One purchased a $500,000 home, while the other rented a similar home and invested the remaining income in the stock market. They analyzed which buyer would have more wealth after 30 years. The homebuyer paid a lump sum of 20% of the home’s value and repaid the loan at an interest rate of 6.25% annually. Additionally, they spent $3,546 per month on insurance, property taxes, and various maintenance costs. They assumed an average annual home price appreciation rate of 4%. On the other hand, stock market investors were assumed to pay an initial rent of $2,500 per month (with a 3% annual increase) and invest the remaining difference in the stock market, earning an average annual return of 10%.
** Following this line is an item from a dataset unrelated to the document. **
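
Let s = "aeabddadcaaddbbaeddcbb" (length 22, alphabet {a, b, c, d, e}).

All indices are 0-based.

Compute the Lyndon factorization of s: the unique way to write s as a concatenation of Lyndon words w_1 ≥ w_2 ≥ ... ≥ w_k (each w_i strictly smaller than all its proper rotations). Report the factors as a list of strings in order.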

This reflects the historical performance of the U.S. stock market, which averages around 10% per year (assuming dividends are reinvested). Moody’s analyzed that after 30 years, the stock investor would have approximately $2.82 million in assets, approximately $1.19 million more than the homebuyer. However, the WSJ explained that this analysis requires caution as it is a simple comparison of hypothetical individuals and may differ from reality.

It can be overlooked that housing prices and stock market returns are highly volatile, and while it is realistically difficult to avoid mortgage interest payments, it is relatively easy to stop paying stock investments. Meanwhile, with housing prices rising so steeply that purchasing a home feels unattainable, the proportion of young people owning a home has declined as they have turned to stock investments.

According to an analysis by online real estate platform Redfin, the homeownership rate among 18–39-year-olds in the United States is projected to drop significantly from 51% in 1999 to 44% in 2025.